Future study directions. All the cyanobacteria described in this article are cultivated in plastic air bottles. Ethanol is easy to volatilize. Under normal culture conditions, ethanol volatilization will cause experimental deviation. So, we plan to design a bioreactor to cultivate cyanobacteria. Blowing a certain amount of CO2 into the cyanobacteria will effectively promote the growth of cyanobacteria and increase the metabolic yield of ethanol. Under normal conditions, our cyanobacteria were only cultivated to OD730 =1.3. Compared with other experiments, we need to further optimize the experimental conditions to optimize the growth status of cyanobacteria.

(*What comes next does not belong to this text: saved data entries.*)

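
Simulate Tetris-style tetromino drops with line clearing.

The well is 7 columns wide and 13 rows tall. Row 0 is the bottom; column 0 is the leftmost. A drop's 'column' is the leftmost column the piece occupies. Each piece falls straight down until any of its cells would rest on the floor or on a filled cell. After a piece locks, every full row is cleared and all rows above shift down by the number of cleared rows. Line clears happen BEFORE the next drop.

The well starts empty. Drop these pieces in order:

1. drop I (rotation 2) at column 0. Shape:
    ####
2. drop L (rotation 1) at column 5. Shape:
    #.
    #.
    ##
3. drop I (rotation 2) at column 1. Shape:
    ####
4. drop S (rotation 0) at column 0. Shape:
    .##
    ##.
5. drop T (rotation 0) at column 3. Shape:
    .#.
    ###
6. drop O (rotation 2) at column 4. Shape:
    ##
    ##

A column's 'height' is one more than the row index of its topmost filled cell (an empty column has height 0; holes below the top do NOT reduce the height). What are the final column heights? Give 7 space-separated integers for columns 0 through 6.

Answer: 3 4 4 4 7 7 1

Derivation:
Drop 1: I rot2 at col 0 lands with bottom-row=0; cleared 0 line(s) (total 0); column heights now [1 1 1 1 0 0 0], max=1
Drop 2: L rot1 at col 5 lands with bottom-row=0; cleared 0 line(s) (total 0); column heights now [1 1 1 1 0 3 1], max=3
Drop 3: I rot2 at col 1 lands with bottom-row=1; cleared 0 line(s) (total 0); column heights now [1 2 2 2 2 3 1], max=3
Drop 4: S rot0 at col 0 lands with bottom-row=2; cleared 0 line(s) (total 0); column heights now [3 4 4 2 2 3 1], max=4
Drop 5: T rot0 at col 3 lands with bottom-row=3; cleared 0 line(s) (total 0); column heights now [3 4 4 4 5 4 1], max=5
Drop 6: O rot2 at col 4 lands with bottom-row=5; cleared 0 line(s) (total 0); column heights now [3 4 4 4 7 7 1], max=7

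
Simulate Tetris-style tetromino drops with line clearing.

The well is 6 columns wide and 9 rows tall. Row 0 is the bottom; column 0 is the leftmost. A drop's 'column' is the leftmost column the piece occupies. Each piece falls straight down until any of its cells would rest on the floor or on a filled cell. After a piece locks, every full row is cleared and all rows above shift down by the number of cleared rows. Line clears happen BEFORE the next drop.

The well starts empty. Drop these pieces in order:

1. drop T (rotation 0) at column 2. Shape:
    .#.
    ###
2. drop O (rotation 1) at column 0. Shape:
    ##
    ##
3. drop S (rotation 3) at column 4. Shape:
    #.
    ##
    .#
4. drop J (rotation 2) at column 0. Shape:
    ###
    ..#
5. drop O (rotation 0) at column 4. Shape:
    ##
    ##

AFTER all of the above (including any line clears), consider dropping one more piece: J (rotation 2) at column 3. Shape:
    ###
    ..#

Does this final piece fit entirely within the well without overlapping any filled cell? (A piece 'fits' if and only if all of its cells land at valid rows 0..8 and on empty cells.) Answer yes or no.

Answer: yes

Derivation:
Drop 1: T rot0 at col 2 lands with bottom-row=0; cleared 0 line(s) (total 0); column heights now [0 0 1 2 1 0], max=2
Drop 2: O rot1 at col 0 lands with bottom-row=0; cleared 0 line(s) (total 0); column heights now [2 2 1 2 1 0], max=2
Drop 3: S rot3 at col 4 lands with bottom-row=0; cleared 1 line(s) (total 1); column heights now [1 1 0 1 2 1], max=2
Drop 4: J rot2 at col 0 lands with bottom-row=0; cleared 1 line(s) (total 2); column heights now [1 1 1 0 1 0], max=1
Drop 5: O rot0 at col 4 lands with bottom-row=1; cleared 0 line(s) (total 2); column heights now [1 1 1 0 3 3], max=3
Test piece J rot2 at col 3 (width 3): heights before test = [1 1 1 0 3 3]; fits = True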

As documented in previous studies, Synechocystis can grow in the maximum concentration of 10.6g/L ethanol without significant impacts on cells [16, 27]. Nowadays, the maximum yield of ethanol has not yet been obtained in engineered cyanobacteria due to the physiological impacts of ethanol tolerance and metabolic pathways on the cyanobacterial cells. Thus, to further improve ethanol production, the next work will be performed to increase the expression of ethanol tolerance genes, such as slr0982 [29], which may contribute to reducing the effect of high-yield ethanol on the cyanobacteria cell growth. Another alternative approach is to modify the ethanol-producing metabolic pathways in Synechocystis 6803 through introducing exogenous genes such as maeB and Ycf21, which may increase the carbon flux to the initial precursor pyruvate, or deleting other related competitive pathways such as the lactic acid metabolism pathway. Also, enhancing the expression of ethanol-producing genes will become the focus of the future. Transferring the plasmid pBE02 into the modified strain SynBE03 potentially double the expression of ethanol-producing genes.